Now, to the simple model. In this model we have just two outcomes: A and B (so it’s not large volume data, but that doesn’t matter). On each round a prediction is made, after which some outcome occurs. The true environments works as follows: if prediction “A” is made, on this round A happens with probability 99% and B with probability 1%. If prediction “B” is made, on this round B happens with probability 100%. Of course Predict-O-Matic is not aware that predictions can influence outcomes. Instead, we will assume Predict-O-Matic is doing Bayesian inference with a prior over hypotheses, each of which assumes that the environment is IID. In other words, it is learning a single parameter p which is the probability A will occur on any given round.
Claim: If the prior is s.t. any interval in p-space is assigned positive probability, then Predict-O-Matic will converge to predicting B with frequency 1.

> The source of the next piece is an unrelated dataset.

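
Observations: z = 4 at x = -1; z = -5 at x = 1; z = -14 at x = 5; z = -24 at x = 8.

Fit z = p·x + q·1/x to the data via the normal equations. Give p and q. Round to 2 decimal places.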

Sketch of proof: If Predict-O-Matic converges to predicting B with frequency ≥f<1 then the environment converges to producing outcome B with frequency f′=0.01(1−f)+f>f, implying that Predict-O-Matic converges to predicting B with frequency ≥f′.
Remark 2: Some of the hypotheses in the prior might be intelligent agents in their own right, with their own utility functions. Such an agent can intentionally produce correct predictions to increase its probability in the belief state, until a “treacherous turn” point when it produces a prediction designed to have irreversible consequences in the outside world in favor of the agent. If it is not a self-fulfilling prophecy, this treacherous prediction will cause Predict-O-Matic to update against the agentic hypothesis, but it might be too late. If it is a self-fulfilling prophecy, it will only make this hypothesis even stronger.
Moreover, there is a mechanism that systematically produces such agentic hypotheses. Namely, a sufficiently powerful predictor is likely to run into “simulation hypotheses” i.e. hypotheses that claim the universe is a simulation by some other agent. As Christiano argued before, that opens an attack vector for powerful agents across the multiverse to manipulate Predict-O-Matic into making whatever predictions they want (assuming Predict-O-Matic is sufficiently powerful to guess what predictions those agents would want it to make).